The total cost of a divorce is most significantly influenced by the actions (or inaction) of the parties; and, in the vast majority of cases, the total cost of a divorce has very little has to do with the lawyers involved. One hard and fast rule is this: the more a couple fights, the more the divorce costs.

I can get a divorce completed faster and at a lower cost for a couple who has millions of dollars in assets and choose to work cooperatively together to end their marriage than I can for a couple who has no assets but choose to fight about everything. When a client tells his or her attorney things like, “I would rather pay you than him/her,” or “it’s the principal of the thing,” the lawyer has a pretty good idea that the impending divorce litigation will be costly because the client is more interested in “winning” than he or she is in dissolving the marriage as economically and expeditiously as possible. This is extremely unfortunate because there are truly no “winners” in a divorce proceeding. After custody is allocated and/or and the marital property is divided, each party is left with less individually than they enjoyed as a couple: less time with the children, less money, less property, etc.

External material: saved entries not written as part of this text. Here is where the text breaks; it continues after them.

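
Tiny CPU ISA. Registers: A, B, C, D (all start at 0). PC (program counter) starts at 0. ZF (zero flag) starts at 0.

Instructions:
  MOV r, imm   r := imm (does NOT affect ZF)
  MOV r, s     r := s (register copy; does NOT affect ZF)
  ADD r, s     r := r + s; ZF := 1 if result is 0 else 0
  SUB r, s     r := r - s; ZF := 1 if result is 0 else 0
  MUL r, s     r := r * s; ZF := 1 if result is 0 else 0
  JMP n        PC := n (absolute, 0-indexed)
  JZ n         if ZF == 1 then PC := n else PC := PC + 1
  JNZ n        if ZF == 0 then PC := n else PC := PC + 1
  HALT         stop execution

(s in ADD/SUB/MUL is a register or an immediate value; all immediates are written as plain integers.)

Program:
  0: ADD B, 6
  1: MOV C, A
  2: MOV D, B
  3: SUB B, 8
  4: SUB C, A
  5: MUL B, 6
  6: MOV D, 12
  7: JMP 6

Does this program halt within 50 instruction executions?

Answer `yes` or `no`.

Step 1: PC=0 exec 'ADD B, 6'. After: A=0 B=6 C=0 D=0 ZF=0 PC=1
Step 2: PC=1 exec 'MOV C, A'. After: A=0 B=6 C=0 D=0 ZF=0 PC=2
Step 3: PC=2 exec 'MOV D, B'. After: A=0 B=6 C=0 D=6 ZF=0 PC=3
Step 4: PC=3 exec 'SUB B, 8'. After: A=0 B=-2 C=0 D=6 ZF=0 PC=4
Step 5: PC=4 exec 'SUB C, A'. After: A=0 B=-2 C=0 D=6 ZF=1 PC=5
Step 6: PC=5 exec 'MUL B, 6'. After: A=0 B=-12 C=0 D=6 ZF=0 PC=6
Step 7: PC=6 exec 'MOV D, 12'. After: A=0 B=-12 C=0 D=12 ZF=0 PC=7
Step 8: PC=7 exec 'JMP 6'. After: A=0 B=-12 C=0 D=12 ZF=0 PC=6
Step 9: PC=6 exec 'MOV D, 12'. After: A=0 B=-12 C=0 D=12 ZF=0 PC=7
State after step 9 equals state after step 7: the program is in a cycle of length 2 and will never halt.

Answer: no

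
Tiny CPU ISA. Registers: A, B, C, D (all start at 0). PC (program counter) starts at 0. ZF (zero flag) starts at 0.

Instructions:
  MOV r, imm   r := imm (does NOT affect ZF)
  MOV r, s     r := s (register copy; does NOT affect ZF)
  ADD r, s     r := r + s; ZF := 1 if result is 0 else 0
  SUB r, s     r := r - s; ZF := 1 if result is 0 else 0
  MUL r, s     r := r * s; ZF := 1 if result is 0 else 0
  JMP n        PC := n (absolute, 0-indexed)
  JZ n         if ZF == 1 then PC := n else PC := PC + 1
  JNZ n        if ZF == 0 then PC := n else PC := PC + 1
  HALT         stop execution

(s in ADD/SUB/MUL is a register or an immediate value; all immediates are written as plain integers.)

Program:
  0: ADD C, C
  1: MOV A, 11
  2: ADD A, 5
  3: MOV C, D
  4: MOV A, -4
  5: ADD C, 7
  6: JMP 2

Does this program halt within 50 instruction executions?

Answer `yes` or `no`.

Answer: no

Derivation:
Step 1: PC=0 exec 'ADD C, C'. After: A=0 B=0 C=0 D=0 ZF=1 PC=1
Step 2: PC=1 exec 'MOV A, 11'. After: A=11 B=0 C=0 D=0 ZF=1 PC=2
Step 3: PC=2 exec 'ADD A, 5'. After: A=16 B=0 C=0 D=0 ZF=0 PC=3
Step 4: PC=3 exec 'MOV C, D'. After: A=16 B=0 C=0 D=0 ZF=0 PC=4
Step 5: PC=4 exec 'MOV A, -4'. After: A=-4 B=0 C=0 D=0 ZF=0 PC=5
Step 6: PC=5 exec 'ADD C, 7'. After: A=-4 B=0 C=7 D=0 ZF=0 PC=6
Step 7: PC=6 exec 'JMP 2'. After: A=-4 B=0 C=7 D=0 ZF=0 PC=2
Step 8: PC=2 exec 'ADD A, 5'. After: A=1 B=0 C=7 D=0 ZF=0 PC=3
Step 9: PC=3 exec 'MOV C, D'. After: A=1 B=0 C=0 D=0 ZF=0 PC=4
Step 10: PC=4 exec 'MOV A, -4'. After: A=-4 B=0 C=0 D=0 ZF=0 PC=5
State after step 10 equals state after step 5: the program is in a cycle of length 5 and will never halt.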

Here are some examples (taken from actual cases) that can significantly increase the cost of a divorce:

  • Engaging in acts of domestic violence
  • Removing the children from the home state or concealing their whereabouts
  • Making the divorce a personal vendetta
  • Emptying bank accounts
  • Hiding and/or selling assets
  • Locking all of the spouse’s clothing in the car and then disposing of the keys
  • Using the children as pawns
  • Showing up at court for a hearing with a new boyfriend/girlfriend
  • Paying child support from a joint account you share with your spouse (or your current boyfriend/girlfriend)
  • Cutting the house in half with a chain saw

If divorcing couples stop communicating and can no longer talk to each other, then all of the communication typically goes through their attorneys. This, of course, helps drive up the couple’s legal fees and can cause additional, unnecessary delays in the divorce proceedings. Say, for example, one party wants to retrieve some items out of the house after he or she has moved out. If the parties are still able to communicate, they can discuss the matter and work together to come up with a fair and equitable division of the household property. If, however, the parties are not able to communicate with each other, then each party ends up having to have telephone calls and/or correspondence with his and her attorneys to try to reach an agreement as to how the property will be divided. By the time each attorney bills all of his or her time for their involvement in this matter, the attorney fees and costs incurred often exceed the value of the property in question.

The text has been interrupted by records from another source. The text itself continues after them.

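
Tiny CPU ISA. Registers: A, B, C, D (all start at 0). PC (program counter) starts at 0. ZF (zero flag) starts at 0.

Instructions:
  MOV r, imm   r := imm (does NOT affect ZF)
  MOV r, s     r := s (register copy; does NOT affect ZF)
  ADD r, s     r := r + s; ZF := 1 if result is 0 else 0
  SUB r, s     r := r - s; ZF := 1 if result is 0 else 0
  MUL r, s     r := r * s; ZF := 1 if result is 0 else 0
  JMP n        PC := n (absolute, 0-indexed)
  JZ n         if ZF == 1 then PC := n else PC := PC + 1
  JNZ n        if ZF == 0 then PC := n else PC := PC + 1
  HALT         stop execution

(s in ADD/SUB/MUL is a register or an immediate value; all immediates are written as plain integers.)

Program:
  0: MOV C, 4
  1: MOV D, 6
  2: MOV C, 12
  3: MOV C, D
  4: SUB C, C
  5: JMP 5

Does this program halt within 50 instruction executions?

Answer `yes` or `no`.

Answer: no

Derivation:
Step 1: PC=0 exec 'MOV C, 4'. After: A=0 B=0 C=4 D=0 ZF=0 PC=1
Step 2: PC=1 exec 'MOV D, 6'. After: A=0 B=0 C=4 D=6 ZF=0 PC=2
Step 3: PC=2 exec 'MOV C, 12'. After: A=0 B=0 C=12 D=6 ZF=0 PC=3
Step 4: PC=3 exec 'MOV C, D'. After: A=0 B=0 C=6 D=6 ZF=0 PC=4
Step 5: PC=4 exec 'SUB C, C'. After: A=0 B=0 C=0 D=6 ZF=1 PC=5
Step 6: PC=5 exec 'JMP 5'. After: A=0 B=0 C=0 D=6 ZF=1 PC=5
State after step 6 equals state after step 5: the program is in a cycle of length 1 and will never halt.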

Regrettably, a strongly contested divorce is sometimes necessary and is the only way to effectively deal with an abusive or dishonest spouse, or to try to get a child custody or shared parenting order in your favor. My office has represented many of our clients in these types of cases, and we will always be as aggressive as necessary to protect our clients’ rights and interests. No matter what the situation, we continually strive to resolve all of our cases in the best manner possible.

Prospective divorce clients should keep in mind that Ohio courts typically approach each divorce case the same way an accountant would propose a business be divided amongst its partners. Simply stated, it is a lot of number crunching. There are statutes, guidelines and calculations utilized by Ohio courts for the determination of spousal support and child support. With respect to property, the Courts routinely attempt to make a fairly equal division of the marital assets and liabilities. Since that is the case, there is great potential for a divorcing couple to save themselves thousands of dollars if they can simply sit down together, with or without their legal counsel, to try to reach an agreement as to support and the equitable division of the marital assets and liabilities. The more the parties can work out amongst themselves to resolve these issues, the less costly their divorce will be.

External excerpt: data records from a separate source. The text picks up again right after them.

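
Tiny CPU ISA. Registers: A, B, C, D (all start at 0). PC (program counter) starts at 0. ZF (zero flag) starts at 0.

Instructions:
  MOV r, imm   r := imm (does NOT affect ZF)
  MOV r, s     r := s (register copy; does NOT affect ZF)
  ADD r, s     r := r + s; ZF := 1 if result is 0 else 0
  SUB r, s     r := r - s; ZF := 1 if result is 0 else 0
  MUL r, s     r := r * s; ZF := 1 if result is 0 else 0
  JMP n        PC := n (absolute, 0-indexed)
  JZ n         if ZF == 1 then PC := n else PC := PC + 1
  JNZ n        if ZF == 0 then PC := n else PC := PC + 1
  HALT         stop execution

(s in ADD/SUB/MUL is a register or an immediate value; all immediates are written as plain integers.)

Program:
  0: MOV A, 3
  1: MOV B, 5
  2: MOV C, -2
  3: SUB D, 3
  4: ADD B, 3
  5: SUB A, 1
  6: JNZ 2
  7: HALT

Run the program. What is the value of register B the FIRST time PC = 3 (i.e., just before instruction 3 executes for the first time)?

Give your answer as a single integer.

Step 1: PC=0 exec 'MOV A, 3'. After: A=3 B=0 C=0 D=0 ZF=0 PC=1
Step 2: PC=1 exec 'MOV B, 5'. After: A=3 B=5 C=0 D=0 ZF=0 PC=2
Step 3: PC=2 exec 'MOV C, -2'. After: A=3 B=5 C=-2 D=0 ZF=0 PC=3
First time PC=3: B=5

5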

Child custody cases, of course, are different and can be quite contentious because there is nothing more important to most parents than their children. Nonetheless, the guiding principals of civility and cooperation should still apply in these cases too. When divorcing parents try to use their children as a “bargaining chip” in their divorce proceedings, the legal fees and costs will mount quickly. More importantly, these tactics can be detrimental to the health and emotional well-being of the children. The parents who are able to work together and make joint decisions with their children’s best interest at heart will have happier, healthier children; and, in all likelihood, a much smaller bill from their attorney.

In the end, it is possible that a very simple, basic uncontested divorce could be done very economically. A hotly contested divorce case, however, can cost tens of thousands of dollars. How the parties conduct themselves is the biggest variable.